Auch ne Möglichkeit, behalte Deine Rams und lass sie einfach normal laufen 
mfG


----------



## kroiba (6. Oktober 2015)

Mein Freund hat das identische Mainboard, aber mit G-Skill Ripjaws am laufen. Da funktioniert alles tadellos mit dem XMP-Profil. Weder längere Bootzeiten oder sonst irgendwelche Probleme....

Ich habe extra mehr Geld ausgegeben um zu übertakten, daher geb ich mich nicht damit zufrieden die RAM´s nur auf 2133MHz laufen zu lassen, auch wenn es nur eine geringen Leistungssprung gibt.


----------



## Ryle (6. Oktober 2015)

Erhöhe mal die VCCSA (System Agent) Spannung auf 1,1-1,15V und eventuell auch VCCIO auf ~1,15-1,2 und schaue ob sich was verbessert.
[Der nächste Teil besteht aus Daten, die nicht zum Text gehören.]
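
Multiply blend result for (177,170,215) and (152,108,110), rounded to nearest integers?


Multiply: C = A×B/255, rounded to nearest integer
R: 177×152/255 = 26904/255 ≈ 105.506 → 106
G: 170×108/255 = 18360/255 ≈ 72.000 → 72
B: 215×110/255 = 23650/255 ≈ 92.745 → 93
= RGB(106, 72, 93)


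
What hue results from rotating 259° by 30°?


New hue = (H + rotation) mod 360
New hue = (259 + 30) mod 360
= 289 mod 360
= 289°


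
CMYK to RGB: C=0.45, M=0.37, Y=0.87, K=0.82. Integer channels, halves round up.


R = 255 × (1-C) × (1-K) = 255 × 0.55 × 0.18 = 25.245 → 25
G = 255 × (1-M) × (1-K) = 255 × 0.63 × 0.18 = 28.917 → 29
B = 255 × (1-Y) × (1-K) = 255 × 0.13 × 0.18 = 5.967 → 6
= RGB(25, 29, 6)


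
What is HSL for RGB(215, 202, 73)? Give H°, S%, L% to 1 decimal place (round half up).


Normalize: R'=215/255≈0.8431, G'=202/255≈0.7922, B'=73/255≈0.2863
Max=215/255, Min=73/255, Δ=Max-Min=142/255
L = (Max+Min)/2 = (215+73)/510 = 288/510 = 0.56470… → L = 56.5%
L > 0.5 → S = Δ/(2-Max-Min) = 142/(510-215-73) = 142/222 = 0.63963… → S = 64.0%
(the 1/255 factors cancel in S and H, so raw channel differences can be used)
Max is R' → H = 60 × (((G-B)/Δ) mod 6) = 60 × (((202-73)/142) mod 6)
  129/142 = 0.9084…
  H = 60 × 0.9084… = 54.507…° → H = 54.5°
= HSL(54.5°, 64.0%, 56.5%)


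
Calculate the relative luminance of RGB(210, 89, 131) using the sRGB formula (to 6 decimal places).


Linearize each channel (sRGB transfer function): c = v/255; c_lin = c/12.92 if c ≤ 0.04045, else ((c+0.055)/1.055)^2.4
  R: 210/255 ≈ 0.823529 > 0.04045 → ((0.823529+0.055)/1.055)^2.4 ≈ 0.644480
  G: 89/255 ≈ 0.349020 > 0.04045 → ((0.349020+0.055)/1.055)^2.4 ≈ 0.099899
  B: 131/255 ≈ 0.513725 > 0.04045 → ((0.513725+0.055)/1.055)^2.4 ≈ 0.226966
R_lin = 0.644480, G_lin = 0.099899, B_lin = 0.226966
L = 0.2126×R + 0.7152×G + 0.0722×B
L = 0.2126×0.644480 + 0.7152×0.099899 + 0.0722×0.226966
L ≈ 0.224851


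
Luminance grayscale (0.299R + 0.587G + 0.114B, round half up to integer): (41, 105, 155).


Gray = 0.299×R + 0.587×G + 0.114×B
Gray = 0.299×41 + 0.587×105 + 0.114×155
Gray = 12.259 + 61.635 + 17.670
Gray = 91.564 → round half up → 92
Gray = 92


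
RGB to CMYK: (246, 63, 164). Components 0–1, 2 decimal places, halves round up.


R'=246/255≈0.9647, G'=63/255≈0.2471, B'=164/255≈0.6431
K = 1 - max(R',G',B') = 1 - 246/255 = 9/255 = 0.03529… → 0.04
(1-R'-K)/(1-K) simplifies to (max-R)/max with max = 246:
C = (246-246)/246 = 0/246 = 0 → 0.00
M = (246-63)/246 = 183/246 = 0.74390… → 0.74
Y = (246-164)/246 = 82/246 = 0.33333… → 0.33
= CMYK(0.00, 0.74, 0.33, 0.04)


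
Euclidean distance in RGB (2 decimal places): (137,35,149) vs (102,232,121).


d = √[(R₁-R₂)² + (G₁-G₂)² + (B₁-B₂)²]
d = √[(137-102)² + (35-232)² + (149-121)²]
d = √[1225 + 38809 + 784]
d = √40818
d ≈ 202.03


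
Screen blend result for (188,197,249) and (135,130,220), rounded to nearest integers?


Screen: C = 255 - (255-A)×(255-B)/255, rounded to nearest integer
R: 255 - (255-188)×(255-135)/255 = 255 - 8040/255 ≈ 255 - 31.529 = 223.471 → 223
G: 255 - (255-197)×(255-130)/255 = 255 - 7250/255 ≈ 255 - 28.431 = 226.569 → 227
B: 255 - (255-249)×(255-220)/255 = 255 - 210/255 ≈ 255 - 0.824 = 254.176 → 254
= RGB(223, 227, 254)


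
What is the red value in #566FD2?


Color: #566FD2
R = 56 = 86
G = 6F = 111
B = D2 = 210
Red = 86


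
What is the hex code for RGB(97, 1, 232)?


R = 97 → 61 (hex)
G = 1 → 01 (hex)
B = 232 → E8 (hex)
Hex = #6101E8


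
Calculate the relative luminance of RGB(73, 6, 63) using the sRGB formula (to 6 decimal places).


Linearize each channel (sRGB transfer function): c = v/255; c_lin = c/12.92 if c ≤ 0.04045, else ((c+0.055)/1.055)^2.4
  R: 73/255 ≈ 0.286275 > 0.04045 → ((0.286275+0.055)/1.055)^2.4 ≈ 0.066626
  G: 6/255 ≈ 0.023529 ≤ 0.04045 → 0.023529/12.92 ≈ 0.001821
  B: 63/255 ≈ 0.247059 > 0.04045 → ((0.247059+0.055)/1.055)^2.4 ≈ 0.049707
R_lin = 0.066626, G_lin = 0.001821, B_lin = 0.049707
L = 0.2126×R + 0.7152×G + 0.0722×B
L = 0.2126×0.066626 + 0.7152×0.001821 + 0.0722×0.049707
L ≈ 0.019056


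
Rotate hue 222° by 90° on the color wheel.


New hue = (H + rotation) mod 360
New hue = (222 + 90) mod 360
= 312 mod 360
= 312°


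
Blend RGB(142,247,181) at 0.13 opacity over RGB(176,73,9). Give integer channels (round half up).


C = α×F + (1-α)×B, with 1-α = 0.87
R: 0.13×142 + 0.87×176 = 18.46 + 153.12 = 171.58 → 172
G: 0.13×247 + 0.87×73 = 32.11 + 63.51 = 95.62 → 96
B: 0.13×181 + 0.87×9 = 23.53 + 7.83 = 31.36 → 31
= RGB(172, 96, 31)


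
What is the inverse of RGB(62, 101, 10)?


Invert: (255-R, 255-G, 255-B)
R: 255-62 = 193
G: 255-101 = 154
B: 255-10 = 245
= RGB(193, 154, 245)


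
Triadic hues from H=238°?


Triadic: equally spaced at 120° intervals
H1 = 238°
H2 = (238 + 120) mod 360 = 358°
H3 = (238 + 240) mod 360 = 118°
Triadic = 238°, 358°, 118°


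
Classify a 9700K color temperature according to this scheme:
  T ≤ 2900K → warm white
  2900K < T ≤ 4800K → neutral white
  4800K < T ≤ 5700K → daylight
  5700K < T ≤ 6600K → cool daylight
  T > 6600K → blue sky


Temperature: 9700K
9700K > 6600K → blue sky
Classification: blue sky


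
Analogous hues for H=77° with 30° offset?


Base hue: 77°
Left analog: (77 - 30) mod 360 = 47°
Right analog: (77 + 30) mod 360 = 107°
Analogous hues = 47° and 107°


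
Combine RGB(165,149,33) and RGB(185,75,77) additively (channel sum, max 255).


Additive: each channel = min(255, C₁+C₂)
R: 165+185 = 350 → 255
G: 149+75 = 224 → 224
B: 33+77 = 110 → 110
= RGB(255, 224, 110)


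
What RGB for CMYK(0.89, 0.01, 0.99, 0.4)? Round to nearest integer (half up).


R = 255 × (1-C) × (1-K) = 255 × 0.11 × 0.60 = 16.83 → 17
G = 255 × (1-M) × (1-K) = 255 × 0.99 × 0.60 = 151.47 → 151
B = 255 × (1-Y) × (1-K) = 255 × 0.01 × 0.60 = 1.53 → 2
= RGB(17, 151, 2)


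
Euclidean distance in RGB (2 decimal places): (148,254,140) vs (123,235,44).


d = √[(R₁-R₂)² + (G₁-G₂)² + (B₁-B₂)²]
d = √[(148-123)² + (254-235)² + (140-44)²]
d = √[625 + 361 + 9216]
d = √10202
d ≈ 101.00


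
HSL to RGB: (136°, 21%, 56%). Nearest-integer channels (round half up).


H=136°, S=0.21, L=0.56
C = (1-|2L-1|)×S = (1-|0.12|)×0.21 = 0.1848
H' = H/60 = 136/60 ≈ 2.2667; X = C×(1-|H' mod 2 - 1|) = 0.04928
m = L - C/2 = 0.56 - 0.0924 = 0.4676
Sector ⌊H'⌋ = 2 → (R',G',B') = (0.0, 0.1848, 0.04928)
RGB = ((R'+m)×255, (G'+m)×255, (B'+m)×255) = (119.238, 166.362, 131.8044)
Round half up → RGB(119, 166, 132)


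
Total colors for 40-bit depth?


Colors = 2^bits = 2^40
= 1,099,511,627,776 colors


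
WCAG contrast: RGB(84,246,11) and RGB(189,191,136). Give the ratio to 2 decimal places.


Linearize each sRGB channel c=v/255: c/12.92 if c ≤ 0.04045 else ((c+0.055)/1.055)^2.4
L = 0.2126×R_lin + 0.7152×G_lin + 0.0722×B_lin
Color 1 (84,246,11):
  R=84: 84/255≈0.3294 > 0.04045 → ((0.3294+0.055)/1.055)^2.4 ≈ 0.08866
  G=246: 246/255≈0.9647 > 0.04045 → ((0.9647+0.055)/1.055)^2.4 ≈ 0.92158
  B=11: 11/255≈0.0431 > 0.04045 → ((0.0431+0.055)/1.055)^2.4 ≈ 0.00335
  L1 = 0.2126×0.08866 + 0.7152×0.92158 + 0.0722×0.00335 ≈ 0.67821
Color 2 (189,191,136):
  R=189: 189/255≈0.7412 > 0.04045 → ((0.7412+0.055)/1.055)^2.4 ≈ 0.50888
  G=191: 191/255≈0.7490 > 0.04045 → ((0.7490+0.055)/1.055)^2.4 ≈ 0.52100
  B=136: 136/255≈0.5333 > 0.04045 → ((0.5333+0.055)/1.055)^2.4 ≈ 0.24620
  L2 = 0.2126×0.50888 + 0.7152×0.52100 + 0.0722×0.24620 ≈ 0.49858
Lighter = 0.67821, Darker = 0.49858
Ratio = (L_lighter + 0.05) / (L_darker + 0.05)
Ratio = (0.67821 + 0.05) / (0.49858 + 0.05) = 0.72821 / 0.54858 ≈ 1.3274
Ratio ≈ 1.33:1


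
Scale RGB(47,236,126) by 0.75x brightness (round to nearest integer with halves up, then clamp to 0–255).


Multiply each channel by 0.75, round half up, clamp to [0, 255]
R: 47×0.75 = 35.25 → round → 35
G: 236×0.75 = 177
B: 126×0.75 = 94.5 → round → 95
= RGB(35, 177, 95)


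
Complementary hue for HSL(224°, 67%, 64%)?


Complement = opposite side of color wheel = hue + 180°
H' = (224 + 180) mod 360 = 44°
S and L unchanged.
= HSL(44°, 67%, 64%)


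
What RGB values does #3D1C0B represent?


3D → 61 (R)
1C → 28 (G)
0B → 11 (B)
= RGB(61, 28, 11)


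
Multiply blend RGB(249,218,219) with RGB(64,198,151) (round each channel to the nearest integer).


Multiply: C = A×B/255, rounded to nearest integer
R: 249×64/255 = 15936/255 ≈ 62.494 → 62
G: 218×198/255 = 43164/255 ≈ 169.271 → 169
B: 219×151/255 = 33069/255 ≈ 129.682 → 130
= RGB(62, 169, 130)


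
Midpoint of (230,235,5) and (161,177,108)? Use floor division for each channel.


Midpoint: each channel = ⌊(C₁+C₂)/2⌋
R: ⌊(230+161)/2⌋ = 195
G: ⌊(235+177)/2⌋ = 206
B: ⌊(5+108)/2⌋ = 56
= RGB(195, 206, 56)


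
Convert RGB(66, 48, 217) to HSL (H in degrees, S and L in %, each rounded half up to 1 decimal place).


Normalize: R'=66/255≈0.2588, G'=48/255≈0.1882, B'=217/255≈0.8510
Max=217/255, Min=48/255, Δ=Max-Min=169/255
L = (Max+Min)/2 = (217+48)/510 = 265/510 = 0.51960… → L = 52.0%
L > 0.5 → S = Δ/(2-Max-Min) = 169/(510-217-48) = 169/245 = 0.68979… → S = 69.0%
(the 1/255 factors cancel in S and H, so raw channel differences can be used)
Max is B' → H = 60 × ((R-G)/Δ + 4) = 60 × ((66-48)/169 + 4)
  18/169 + 4 = 0.1065… + 4 = 4.1065…
  H = 60 × 4.1065… = 246.390…° → H = 246.4°
= HSL(246.4°, 69.0%, 52.0%)


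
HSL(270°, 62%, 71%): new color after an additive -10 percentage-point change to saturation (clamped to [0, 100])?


Original S = 62%
Adjustment = -10 percentage points
New S = 62 + (-10) = 52
Clamp to [0, 100] → 52
= HSL(270°, 52%, 71%)


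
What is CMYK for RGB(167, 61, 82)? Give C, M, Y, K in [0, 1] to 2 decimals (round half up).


R'=167/255≈0.6549, G'=61/255≈0.2392, B'=82/255≈0.3216
K = 1 - max(R',G',B') = 1 - 167/255 = 88/255 = 0.34509… → 0.35
(1-R'-K)/(1-K) simplifies to (max-R)/max with max = 167:
C = (167-167)/167 = 0/167 = 0 → 0.00
M = (167-61)/167 = 106/167 = 0.63473… → 0.63
Y = (167-82)/167 = 85/167 = 0.50898… → 0.51
= CMYK(0.00, 0.63, 0.51, 0.35)


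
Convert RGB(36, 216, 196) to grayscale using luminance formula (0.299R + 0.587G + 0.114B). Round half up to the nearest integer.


Gray = 0.299×R + 0.587×G + 0.114×B
Gray = 0.299×36 + 0.587×216 + 0.114×196
Gray = 10.764 + 126.792 + 22.344
Gray = 159.900 → round half up → 160
Gray = 160


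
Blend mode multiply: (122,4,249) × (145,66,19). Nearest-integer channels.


Multiply: C = A×B/255, rounded to nearest integer
R: 122×145/255 = 17690/255 ≈ 69.373 → 69
G: 4×66/255 = 264/255 ≈ 1.035 → 1
B: 249×19/255 = 4731/255 ≈ 18.553 → 19
= RGB(69, 1, 19)


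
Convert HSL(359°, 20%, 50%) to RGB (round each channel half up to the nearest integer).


H=359°, S=0.20, L=0.50
C = (1-|2L-1|)×S = (1-|0.00|)×0.20 = 0.2
H' = H/60 = 359/60 ≈ 5.9833; X = C×(1-|H' mod 2 - 1|) ≈ 0.0033
m = L - C/2 = 0.50 - 0.1 = 0.4
Sector ⌊H'⌋ = 5 → (R',G',B') = (0.2, 0.0, ≈0.0033)
RGB = ((R'+m)×255, (G'+m)×255, (B'+m)×255) = (153.0, 102.0, 102.85)
Round half up → RGB(153, 102, 103)


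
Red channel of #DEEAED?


Color: #DEEAED
R = DE = 222
G = EA = 234
B = ED = 237
Red = 222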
Ohne angehobenen SA wird das mit den meisten Kits bei 2666 aufwärts nämlich nichts. Kann aber auch an der Kompatibilität liegen, aber zunächst würde ich den Rest ausschließen.
Außerdem solltest du schauen, ob du nicht auch automatisch nen höheren CPU Takt anliegen hast. Da bei 3000er RAM wohl noch der BCLK verändert wurde kann es durchaus sein, dass die CPU nun höher taktet, und ohne Spannungserhöhung macht die das eventuell auch wieder nicht mit.


----------



## wooty1337 (6. Oktober 2015)

Oder bei aktiviertem XMP die Spannung des RAM wieder auf Auto setzten. Ein Bios Update könnte auch Abhilfe schaffen.


----------



## kroiba (6. Oktober 2015)

wooty1337 schrieb:


> Oder bei aktiviertem XMP die Spannung des RAM wieder auf Auto setzten. Ein Bios Update könnte auch Abhilfe schaffen.



Bios ist auf der neusten Version!

Welche Timings muss ich eigentlich für diesen RAM in BIOS eingeben?


----------



## wooty1337 (6. Oktober 2015)

15-17-17-35


----------



## kroiba (6. Oktober 2015)

Ok...Wenn ich das XMP-Profil aktiviere und die Spannung auf "AUTO" stelle, dann funtkioniert es ohen Probleme.

Am Anfang beim booten dreht aber irgend ein Lüfter immer sehr hoch und dann kurze Zeit später  wieder langsamer...Aber nur wenn ich übertakte...normal?


----------



## Bluebeard (8. Oktober 2015)

Die Kombination haben wir auch getestet intern im Labor und bisher keine Probleme feststellen können. Ob das hochdrehen der Lüfter normal ist, muss ich noch in Erfahrung bringen.


----------



## wooty1337 (8. Oktober 2015)

Normalerweise drehen die Lüfter der Grafikkarte beim booten einmal auf. Wenn es ein Lüfter ist, der übers PWM-Signal gespeist wird könnte das natürlich auch sein. Bleibt die Frage warum nur beim OC?


----------